Many times in my flying career I wondered if I was in the wrong line when good sense was handed out, but I would not have wanted anything different looking back!
3. Train On Specific Aircraft Or Many.
It does not matter which area of aviation becomes your choice, you will train on many aircraft in your years in the service of ensuring a safe flight.
If you find yourself in a general aviation shop you will work on anything that comes through the hanger door. That’s a well-diversified experience.
If you choose to become a mechanic working for an airline you could find yourself in a very lucrative job. And you may very likely become specialized in one specific aircraft. There are a lot of things to know about today’s modern airliners.
I talked with a mechanic not long ago that had spent 20 years as an airline mechanic and spent most of his career working on only the 747. It was all so easy for him to find work overseas which placed him in a tax-exempt status because he lived overseas. He was able to retire early and went on to pursue another one of his dreams.
It’s necessary to put a lot of trust in the mechanics working on your airplane.
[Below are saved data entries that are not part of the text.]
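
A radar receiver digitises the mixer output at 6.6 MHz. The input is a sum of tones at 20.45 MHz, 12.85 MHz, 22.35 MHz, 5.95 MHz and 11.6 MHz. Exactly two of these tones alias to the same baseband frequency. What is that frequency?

0.65 MHz

fs/2 = 3.3 MHz.
20.45 MHz mod fs = 0.65 MHz.
0.65 MHz ≤ fs/2 = 3.3 MHz, appears at 0.65 MHz.
12.85 MHz mod fs = 6.25 MHz.
6.25 MHz > fs/2 = 3.3 MHz, folds to fs − 6.25 MHz = 0.35 MHz.
22.35 MHz mod fs = 2.55 MHz.
2.55 MHz ≤ fs/2 = 3.3 MHz, appears at 2.55 MHz.
5.95 MHz > fs/2 = 3.3 MHz, folds to fs − 5.95 MHz = 0.65 MHz.
11.6 MHz mod fs = 5 MHz.
5 MHz > fs/2 = 3.3 MHz, folds to fs − 5 MHz = 1.6 MHz.
5.95 MHz and 20.45 MHz both map to 0.65 MHz.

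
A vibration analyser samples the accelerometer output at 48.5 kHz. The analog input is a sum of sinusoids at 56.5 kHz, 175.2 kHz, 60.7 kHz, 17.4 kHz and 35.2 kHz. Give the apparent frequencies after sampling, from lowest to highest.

8 kHz, 12.2 kHz, 13.3 kHz, 17.4 kHz, 18.8 kHz

fs/2 = 24.25 kHz.
56.5 kHz mod fs = 8 kHz.
8 kHz ≤ fs/2 = 24.25 kHz, appears at 8 kHz.
175.2 kHz mod fs = 29.7 kHz.
29.7 kHz > fs/2 = 24.25 kHz, folds to fs − 29.7 kHz = 18.8 kHz.
60.7 kHz mod fs = 12.2 kHz.
12.2 kHz ≤ fs/2 = 24.25 kHz, appears at 12.2 kHz.
17.4 kHz ≤ fs/2 = 24.25 kHz, passes unchanged.
35.2 kHz > fs/2 = 24.25 kHz, folds to fs − 35.2 kHz = 13.3 kHz.
Distinct values: {8 kHz, 12.2 kHz, 13.3 kHz, 17.4 kHz, 18.8 kHz}.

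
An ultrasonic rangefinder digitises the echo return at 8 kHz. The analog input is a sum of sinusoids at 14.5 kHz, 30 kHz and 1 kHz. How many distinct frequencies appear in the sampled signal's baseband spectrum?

fs/2 = 4 kHz.
14.5 kHz mod fs = 6.5 kHz.
6.5 kHz > fs/2 = 4 kHz, folds to fs − 6.5 kHz = 1.5 kHz.
30 kHz mod fs = 6 kHz.
6 kHz > fs/2 = 4 kHz, folds to fs − 6 kHz = 2 kHz.
1 kHz ≤ fs/2 = 4 kHz, passes unchanged.
Distinct values: {1 kHz, 1.5 kHz, 2 kHz} → 3.

3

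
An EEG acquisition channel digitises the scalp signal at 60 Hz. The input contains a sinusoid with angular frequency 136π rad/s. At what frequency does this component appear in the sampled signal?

8 Hz

ω = 136π rad/s → f = ω/(2π) = 68 Hz.
68 Hz mod fs = 8 Hz.
8 Hz ≤ fs/2 = 30 Hz, appears at 8 Hz.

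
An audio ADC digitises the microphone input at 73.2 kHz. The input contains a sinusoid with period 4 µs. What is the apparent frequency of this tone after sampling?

30.4 kHz

T = 4 µs → f = 1/T = 250 kHz.
250 kHz mod fs = 30.4 kHz.
30.4 kHz ≤ fs/2 = 36.6 kHz, appears at 30.4 kHz.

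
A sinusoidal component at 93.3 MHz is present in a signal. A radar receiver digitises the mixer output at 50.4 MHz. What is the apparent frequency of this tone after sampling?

7.5 MHz

93.3 MHz mod fs = 42.9 MHz.
42.9 MHz > fs/2 = 25.2 MHz, folds to fs − 42.9 MHz = 7.5 MHz.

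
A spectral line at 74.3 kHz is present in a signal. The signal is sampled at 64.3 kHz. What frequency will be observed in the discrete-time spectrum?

74.3 kHz mod fs = 10 kHz.
10 kHz ≤ fs/2 = 32.15 kHz, appears at 10 kHz.

10 kHz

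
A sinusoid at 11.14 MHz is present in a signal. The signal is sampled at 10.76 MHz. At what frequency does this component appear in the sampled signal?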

That’s not to say you don’t inspect the work that they do. These people are human so they do make mistakes.
There were a few times in my career that I asked the mechanic that worked on the plane if he would get in it and fly with me. I don’t recall that any of them ever said no.
The teamwork that is necessary to keep airplanes up and running requires a great deal of trust. It is everybody’s goal to make sure that each flight is as safe as possible.
Never fly an aircraft that your mechanic will not fly in after they worked on it.
5. Don’t Forget The Avionics Technician.
The smart guy in the avionics repair station is a real lifesaver most of the time. They sometimes have to break the news that the part needed is not readily available and the airplane is grounded. However, there are many times that they perform miracles and the aircraft is on its way to work.
These guys are worth every cent they earn and the financial end of things can fill your wallet.
I always had a fascination with radios as a young kid and I loved learning about how they worked. I wanted to fly more than work on radios. It never occurred to me to do both. It may have been a good part-time gig during my downtime.
I flew with a lot of pilots that were A&P Certified. It was always a soothing feeling to have someone in either seat who might come in darn handy in an emergency.
There is an abundance of opportunity in aviation for the first time in many years. I have never seen as many jobs available in every aspect of Aviation.
It’s no longer necessary to have a degree to fly for the major airlines. But if you choose to do the education you become more desirable for any company to hire.
With the technology of electric airplanes being used for trainers and drones flying cargo plus now the newly certified flying cars, the doors to an aviation career are wide open.
If all you really want to do is fly then you probably are good for the next forty years before all aircraft are autonomous. But they’re still going to need ground support.
If you plan your career properly you may very well put yourself in a position of never having to face a furlough or a turndown in the economy.
It may be very likely that your time as a mechanic will be left far in the dirt if you are one of the chosen few that make it to Airline Captain positions with the majors.
It seems like every time I read a new article about Aviation I am left in awe. I wonder what type of aircraft all of this new technology may bring?